Speaking of music, no one gets less attention than Dylan’s from word-obsessed critics. Yet , “Rough and Rowdy Ways” comes out one wonder after another, with the killer game of the singer’s road band, which from last fall counts Matt Chamberlain on drums and Bob Britt on guitar alongside Dylan with old faithful hands. (A spokesperson for the singer stated that the album bore no producer credit, although its latest was produced by Dylan under the pseudonym Jack Frost.)

“False Prophet” and “Goodbye Jimmy Reed” are gloriously scuzzy roadhouse stomps; “My Own Version of You” and “Crossing the Rubicon” slide along on the grooves you can feel.

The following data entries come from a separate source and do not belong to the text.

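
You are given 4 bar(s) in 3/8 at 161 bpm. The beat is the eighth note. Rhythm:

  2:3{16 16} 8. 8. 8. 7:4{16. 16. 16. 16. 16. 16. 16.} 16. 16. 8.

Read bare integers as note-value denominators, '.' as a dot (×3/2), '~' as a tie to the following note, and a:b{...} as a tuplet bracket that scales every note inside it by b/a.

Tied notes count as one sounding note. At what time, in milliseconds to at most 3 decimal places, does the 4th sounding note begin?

1. 0.0ms @ 0 + 279.503ms (3/4)
2. 279.503ms @ 3/4 + 279.503ms (3/4)
3. 559.006ms @ 3/2 + 559.006ms (3/2)
4. 1118.012ms @ 3 + 559.006ms (3/2)
5. 1677.019ms @ 9/2 + 559.006ms (3/2)
6. 2236.025ms @ 6 + 159.716ms (3/7)
7. 2395.741ms @ 45/7 + 159.716ms (3/7)
8. 2555.457ms @ 48/7 + 159.716ms (3/7)
9. 2715.173ms @ 51/7 + 159.716ms (3/7)
10. 2874.889ms @ 54/7 + 159.716ms (3/7)
11. 3034.605ms @ 57/7 + 159.716ms (3/7)
12. 3194.321ms @ 60/7 + 159.716ms (3/7)
13. 3354.037ms @ 9 + 279.503ms (3/4)
14. 3633.54ms @ 39/4 + 279.503ms (3/4)
15. 3913.043ms @ 21/2 + 559.006ms (3/2)

note 4 onset = 3b = 1118.012ms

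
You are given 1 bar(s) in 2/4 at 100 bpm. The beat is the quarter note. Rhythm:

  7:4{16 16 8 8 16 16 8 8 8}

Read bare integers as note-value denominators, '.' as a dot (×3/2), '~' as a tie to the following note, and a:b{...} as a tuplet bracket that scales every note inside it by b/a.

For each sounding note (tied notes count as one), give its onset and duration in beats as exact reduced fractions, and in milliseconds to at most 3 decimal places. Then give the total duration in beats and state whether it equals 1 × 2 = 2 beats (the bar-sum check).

1) 0.0ms=0b +85.714ms=1/7b
2) 85.714ms=1/7b +85.714ms=1/7b
3) 171.429ms=2/7b +171.429ms=2/7b
4) 342.857ms=4/7b +171.429ms=2/7b
5) 514.286ms=6/7b +85.714ms=1/7b
6) 600.0ms=1b +85.714ms=1/7b
7) 685.714ms=8/7b +171.429ms=2/7b
8) 857.143ms=10/7b +171.429ms=2/7b
9) 1028.571ms=12/7b +171.429ms=2/7b
Σ=2b of 2 (100bpm 2/4) — PASS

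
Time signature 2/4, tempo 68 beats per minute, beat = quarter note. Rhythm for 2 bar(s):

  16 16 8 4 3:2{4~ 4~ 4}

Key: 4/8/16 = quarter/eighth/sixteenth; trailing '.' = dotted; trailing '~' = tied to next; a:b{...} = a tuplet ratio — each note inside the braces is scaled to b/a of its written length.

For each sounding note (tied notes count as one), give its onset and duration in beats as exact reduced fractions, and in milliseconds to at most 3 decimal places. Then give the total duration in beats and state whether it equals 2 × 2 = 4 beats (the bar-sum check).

1) 0.0ms=0b +220.588ms=1/4b
2) 220.588ms=1/4b +220.588ms=1/4b
3) 441.176ms=1/2b +441.176ms=1/2b
4) 882.353ms=1b +882.353ms=1b
5) 1764.706ms=2b +1764.706ms=2b
Σ=4b of 4 (68bpm 2/4) — PASS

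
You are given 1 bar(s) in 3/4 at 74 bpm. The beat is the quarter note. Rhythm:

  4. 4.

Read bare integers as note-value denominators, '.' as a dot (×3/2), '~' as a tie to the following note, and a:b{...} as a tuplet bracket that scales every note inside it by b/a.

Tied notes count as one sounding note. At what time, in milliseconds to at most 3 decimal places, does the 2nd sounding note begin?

1. 0.0ms @ 0 + 1216.216ms (3/2)
2. 1216.216ms @ 3/2 + 1216.216ms (3/2)

note 2 onset = 3/2b = 1216.216ms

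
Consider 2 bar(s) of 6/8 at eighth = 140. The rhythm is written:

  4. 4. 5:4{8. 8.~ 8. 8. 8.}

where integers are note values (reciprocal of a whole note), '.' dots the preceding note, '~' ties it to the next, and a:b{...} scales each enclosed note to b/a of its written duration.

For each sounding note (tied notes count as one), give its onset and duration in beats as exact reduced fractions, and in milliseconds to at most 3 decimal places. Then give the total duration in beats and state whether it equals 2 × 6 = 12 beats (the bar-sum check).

1) 0.0ms=0b +1285.714ms=3b
2) 1285.714ms=3b +1285.714ms=3b
3) 2571.429ms=6b +514.286ms=6/5b
4) 3085.714ms=36/5b +1028.571ms=12/5b
5) 4114.286ms=48/5b +514.286ms=6/5b
6) 4628.571ms=54/5b +514.286ms=6/5b
Σ=12b of 12 (140bpm 6/8) — PASS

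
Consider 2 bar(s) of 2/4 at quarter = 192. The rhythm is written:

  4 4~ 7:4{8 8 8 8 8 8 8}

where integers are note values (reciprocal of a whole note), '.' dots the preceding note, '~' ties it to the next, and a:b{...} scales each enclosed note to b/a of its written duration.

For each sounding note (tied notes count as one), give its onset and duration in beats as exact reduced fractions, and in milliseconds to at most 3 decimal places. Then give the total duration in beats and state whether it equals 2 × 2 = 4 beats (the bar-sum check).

1) 0.0ms=0b +312.5ms=1b
2) 312.5ms=1b +401.786ms=9/7b
3) 714.286ms=16/7b +89.286ms=2/7b
4) 803.571ms=18/7b +89.286ms=2/7b
5) 892.857ms=20/7b +89.286ms=2/7b
6) 982.143ms=22/7b +89.286ms=2/7b
7) 1071.429ms=24/7b +89.286ms=2/7b
8) 1160.714ms=26/7b +89.286ms=2/7b
Σ=4b of 4 (192bpm 2/4) — PASS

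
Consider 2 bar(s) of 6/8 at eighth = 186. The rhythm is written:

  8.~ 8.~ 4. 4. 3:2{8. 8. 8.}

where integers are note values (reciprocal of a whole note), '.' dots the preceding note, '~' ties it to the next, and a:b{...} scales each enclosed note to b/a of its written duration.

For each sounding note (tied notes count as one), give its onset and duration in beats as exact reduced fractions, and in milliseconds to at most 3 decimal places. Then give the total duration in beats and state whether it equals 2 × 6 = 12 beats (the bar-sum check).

1) 0.0ms=0b +1935.484ms=6b
2) 1935.484ms=6b +967.742ms=3b
3) 2903.226ms=9b +322.581ms=1b
4) 3225.806ms=10b +322.581ms=1b
5) 3548.387ms=11b +322.581ms=1b
Σ=12b of 12 (186bpm 6/8) — PASS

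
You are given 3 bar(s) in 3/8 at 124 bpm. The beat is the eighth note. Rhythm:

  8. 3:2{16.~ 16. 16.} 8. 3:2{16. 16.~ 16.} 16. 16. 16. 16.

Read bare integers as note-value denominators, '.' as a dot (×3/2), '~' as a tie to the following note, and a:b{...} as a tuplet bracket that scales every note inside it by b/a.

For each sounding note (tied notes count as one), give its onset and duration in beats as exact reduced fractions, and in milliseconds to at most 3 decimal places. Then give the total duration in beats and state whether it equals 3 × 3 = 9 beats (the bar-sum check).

1) 0.0ms=0b +725.806ms=3/2b
2) 725.806ms=3/2b +483.871ms=1b
3) 1209.677ms=5/2b +241.935ms=1/2b
4) 1451.613ms=3b +725.806ms=3/2b
5) 2177.419ms=9/2b +241.935ms=1/2b
6) 2419.355ms=5b +483.871ms=1b
7) 2903.226ms=6b +362.903ms=3/4b
8) 3266.129ms=27/4b +362.903ms=3/4b
9) 3629.032ms=15/2b +362.903ms=3/4b
10) 3991.935ms=33/4b +362.903ms=3/4b
Σ=9b of 9 (124bpm 3/8) — PASS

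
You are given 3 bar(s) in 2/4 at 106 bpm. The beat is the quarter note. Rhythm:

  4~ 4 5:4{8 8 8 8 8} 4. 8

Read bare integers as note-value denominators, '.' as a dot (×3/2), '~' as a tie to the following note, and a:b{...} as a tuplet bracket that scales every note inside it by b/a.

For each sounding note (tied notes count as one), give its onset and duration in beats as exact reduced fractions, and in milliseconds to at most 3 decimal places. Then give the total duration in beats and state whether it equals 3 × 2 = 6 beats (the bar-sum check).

1) 0.0ms=0b +1132.075ms=2b
2) 1132.075ms=2b +226.415ms=2/5b
3) 1358.491ms=12/5b +226.415ms=2/5b
4) 1584.906ms=14/5b +226.415ms=2/5b
5) 1811.321ms=16/5b +226.415ms=2/5b
6) 2037.736ms=18/5b +226.415ms=2/5b
7) 2264.151ms=4b +849.057ms=3/2b
8) 3113.208ms=11/2b +283.019ms=1/2b
Σ=6b of 6 (106bpm 2/4) — PASS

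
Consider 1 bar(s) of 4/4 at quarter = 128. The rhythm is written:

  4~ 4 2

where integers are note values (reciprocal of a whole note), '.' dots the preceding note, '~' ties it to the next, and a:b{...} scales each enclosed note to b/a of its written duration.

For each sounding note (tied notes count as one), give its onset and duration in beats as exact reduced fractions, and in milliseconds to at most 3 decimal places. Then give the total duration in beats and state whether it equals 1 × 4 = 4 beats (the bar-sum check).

1) 0.0ms=0b +937.5ms=2b
2) 937.5ms=2b +937.5ms=2b
Σ=4b of 4 (128bpm 4/4) — PASS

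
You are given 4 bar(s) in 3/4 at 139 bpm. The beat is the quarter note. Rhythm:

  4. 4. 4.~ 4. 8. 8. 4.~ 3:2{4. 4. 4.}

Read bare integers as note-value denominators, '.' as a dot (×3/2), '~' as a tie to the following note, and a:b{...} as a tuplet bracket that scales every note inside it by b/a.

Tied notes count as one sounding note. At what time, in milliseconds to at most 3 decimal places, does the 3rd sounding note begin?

1. 0.0ms @ 0 + 647.482ms (3/2)
2. 647.482ms @ 3/2 + 647.482ms (3/2)
3. 1294.964ms @ 3 + 1294.964ms (3)
4. 2589.928ms @ 6 + 323.741ms (3/4)
5. 2913.669ms @ 27/4 + 323.741ms (3/4)
6. 3237.41ms @ 15/2 + 1079.137ms (5/2)
7. 4316.547ms @ 10 + 431.655ms (1)
8. 4748.201ms @ 11 + 431.655ms (1)

note 3 onset = 3b = 1294.964ms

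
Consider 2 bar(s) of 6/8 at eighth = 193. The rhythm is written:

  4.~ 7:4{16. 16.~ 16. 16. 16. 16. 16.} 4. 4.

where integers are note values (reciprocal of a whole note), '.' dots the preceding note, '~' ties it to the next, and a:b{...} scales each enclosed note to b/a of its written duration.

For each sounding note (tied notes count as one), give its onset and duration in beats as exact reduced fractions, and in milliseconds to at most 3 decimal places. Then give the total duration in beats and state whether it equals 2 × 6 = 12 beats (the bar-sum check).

1) 0.0ms=0b +1065.877ms=24/7b
2) 1065.877ms=24/7b +266.469ms=6/7b
3) 1332.346ms=30/7b +133.235ms=3/7b
4) 1465.581ms=33/7b +133.235ms=3/7b
5) 1598.816ms=36/7b +133.235ms=3/7b
6) 1732.05ms=39/7b +133.235ms=3/7b
7) 1865.285ms=6b +932.642ms=3b
8) 2797.927ms=9b +932.642ms=3b
Σ=12b of 12 (193bpm 6/8) — PASS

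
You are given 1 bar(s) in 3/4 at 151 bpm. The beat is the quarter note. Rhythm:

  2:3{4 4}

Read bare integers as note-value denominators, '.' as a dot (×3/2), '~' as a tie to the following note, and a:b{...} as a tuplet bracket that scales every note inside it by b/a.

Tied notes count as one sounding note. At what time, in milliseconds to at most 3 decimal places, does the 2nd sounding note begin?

1. 0.0ms @ 0 + 596.026ms (3/2)
2. 596.026ms @ 3/2 + 596.026ms (3/2)

note 2 onset = 3/2b = 596.026ms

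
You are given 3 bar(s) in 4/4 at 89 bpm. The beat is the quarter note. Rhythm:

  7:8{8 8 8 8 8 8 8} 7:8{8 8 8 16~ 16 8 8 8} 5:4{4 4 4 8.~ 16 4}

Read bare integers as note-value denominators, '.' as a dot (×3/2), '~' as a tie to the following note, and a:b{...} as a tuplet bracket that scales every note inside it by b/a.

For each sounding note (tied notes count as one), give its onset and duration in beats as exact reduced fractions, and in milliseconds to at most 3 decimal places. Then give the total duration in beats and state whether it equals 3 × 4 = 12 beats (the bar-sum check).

1) 0.0ms=0b +385.233ms=4/7b
2) 385.233ms=4/7b +385.233ms=4/7b
3) 770.465ms=8/7b +385.233ms=4/7b
4) 1155.698ms=12/7b +385.233ms=4/7b
5) 1540.931ms=16/7b +385.233ms=4/7b
6) 1926.164ms=20/7b +385.233ms=4/7b
7) 2311.396ms=24/7b +385.233ms=4/7b
8) 2696.629ms=4b +385.233ms=4/7b
9) 3081.862ms=32/7b +385.233ms=4/7b
10) 3467.095ms=36/7b +385.233ms=4/7b
11) 3852.327ms=40/7b +385.233ms=4/7b
12) 4237.56ms=44/7b +385.233ms=4/7b
13) 4622.793ms=48/7b +385.233ms=4/7b
14) 5008.026ms=52/7b +385.233ms=4/7b
15) 5393.258ms=8b +539.326ms=4/5b
16) 5932.584ms=44/5b +539.326ms=4/5b
17) 6471.91ms=48/5b +539.326ms=4/5b
18) 7011.236ms=52/5b +539.326ms=4/5b
19) 7550.562ms=56/5b +539.326ms=4/5b
Σ=12b of 12 (89bpm 4/4) — PASS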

And although Dylan spends most of the album moaning and croaking in a simulated mode, a few cuts are almost incredibly pretty, including “I’ve Made Up My Mind to Give MySelf to You,” which couldn’t get close to embodying the scene he puts at the top of the song: “I’m sitting on my terrace, lost in the stars / Listening to the sounds of sad guitars.”

The music makes you want to believe its small number of small hours; the diabolical grip in his voice reminds you to think twice.